Gabriel Bá et Fábio Moon sont deux jumeaux à l’origine de « Daytripper » et « Casanova », deux superbes bandes dessinées. Elsa a pu les interviewer !

D’abord, il y a eu Umbrella Academy, où on a pu découvrir le dessin superbe et barré de Gabriel Bá. Et puis il y a eu, l’an dernier, le magnifique Daytripper, signé par Gabriel Bá toujours, et son frère jumeau Fábio Moon.
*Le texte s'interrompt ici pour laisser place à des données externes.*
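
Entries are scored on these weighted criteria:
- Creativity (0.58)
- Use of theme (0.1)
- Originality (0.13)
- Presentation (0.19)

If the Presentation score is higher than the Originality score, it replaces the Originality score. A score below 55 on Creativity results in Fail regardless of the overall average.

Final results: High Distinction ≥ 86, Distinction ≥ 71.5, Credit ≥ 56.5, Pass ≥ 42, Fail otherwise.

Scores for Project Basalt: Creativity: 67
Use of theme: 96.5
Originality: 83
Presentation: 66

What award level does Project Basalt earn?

Distinction

Presentation (66) ≤ Originality (83), so Originality stays at 83.
Creativity score 67 ≥ 55: minimum met.
Weighted total:
  Creativity 67 × 0.58 = 38.86
  Use of theme 96.5 × 0.1 = 9.65
  Originality 83 × 0.13 = 10.79
  Presentation 66 × 0.19 = 12.54
Sum = 71.84
71.84 is ≥ 71.5 and < 86 → Distinction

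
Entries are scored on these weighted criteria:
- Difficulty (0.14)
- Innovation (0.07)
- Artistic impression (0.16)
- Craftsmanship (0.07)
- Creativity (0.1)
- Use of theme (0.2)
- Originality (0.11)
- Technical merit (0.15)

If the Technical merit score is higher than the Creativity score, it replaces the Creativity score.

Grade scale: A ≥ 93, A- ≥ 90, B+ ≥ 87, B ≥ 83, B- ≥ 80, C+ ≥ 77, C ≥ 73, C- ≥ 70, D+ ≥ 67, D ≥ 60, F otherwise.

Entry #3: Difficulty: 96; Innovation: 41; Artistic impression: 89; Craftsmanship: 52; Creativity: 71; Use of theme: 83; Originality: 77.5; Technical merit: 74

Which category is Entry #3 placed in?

C+

Technical merit (74) > Creativity (71), so Creativity counts as 74.
Weighted total:
  Difficulty 96 × 0.14 = 13.44
  Innovation 41 × 0.07 = 2.87
  Artistic impression 89 × 0.16 = 14.24
  Craftsmanship 52 × 0.07 = 3.64
  Creativity 74 × 0.1 = 7.4
  Use of theme 83 × 0.2 = 16.6
  Originality 77.5 × 0.11 = 8.525
  Technical merit 74 × 0.15 = 11.1
Sum = 77.815
77.815 is ≥ 77 and < 80 → C+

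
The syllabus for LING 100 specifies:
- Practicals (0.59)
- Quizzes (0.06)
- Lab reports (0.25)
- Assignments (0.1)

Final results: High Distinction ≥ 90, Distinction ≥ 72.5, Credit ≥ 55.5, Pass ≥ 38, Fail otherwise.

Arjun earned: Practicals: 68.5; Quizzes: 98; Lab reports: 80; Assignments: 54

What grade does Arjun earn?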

Un énorme coup de coeur BD pour ma part, qui faisait partie de la sélection Angoulême (et que j’aurais bien vu gagner). L’histoire d’un homme qui, à chaque chapitre, meurt à un moment différent de sa vie. Une magnifique bande dessinée sur la mort, mais surtout la vie, l’amour, l’amitié, la passion, la famille. Rarement d’ailleurs une histoire m’a tant émue, tant elle sonne juste et est racontée avec finesse. On y découvrait à quel point le talent mêlé des deux frères faisait des étincelles, un scénario remarquablement écrit servi par un dessin aussi élégant qu’émouvant.

daytripper

En ce début d’année ils font à nouveau l’actualité comics avec Casanova, un titre à mille lieues de Daytripper, mais tout aussi génial. Une histoire complètement barrée qui se déroule entre plusieurs dimensions parallèles, où Casanova, dont on ne sait pas trop s’il est bon et gentil ou non, va devoir accomplir des missions pour diverses personnes. Vous n’avez rien compris à ce résumé ? C’est normal. Jamais une histoire ne m’a à ce point déstabilisée et fait perdre mes repères. C’est voulu, et je pense qu’il faudra plusieurs lectures pour comprendre tout ce qui s’y passe. Mais c’est une expérience de lecture aussi inédite que jouissive, drôle, explosive, et un superbe hommage aux histoires d’espionnage et à la SF. Le dessin est dingue, et les couleurs finissent de nous donner une crise d’épilepsie. Casanova, en fait, c’est l’impression d’avoir lu une BD après avoir pris de la drogue, beaucoup de drogue, pour un résultat très cool.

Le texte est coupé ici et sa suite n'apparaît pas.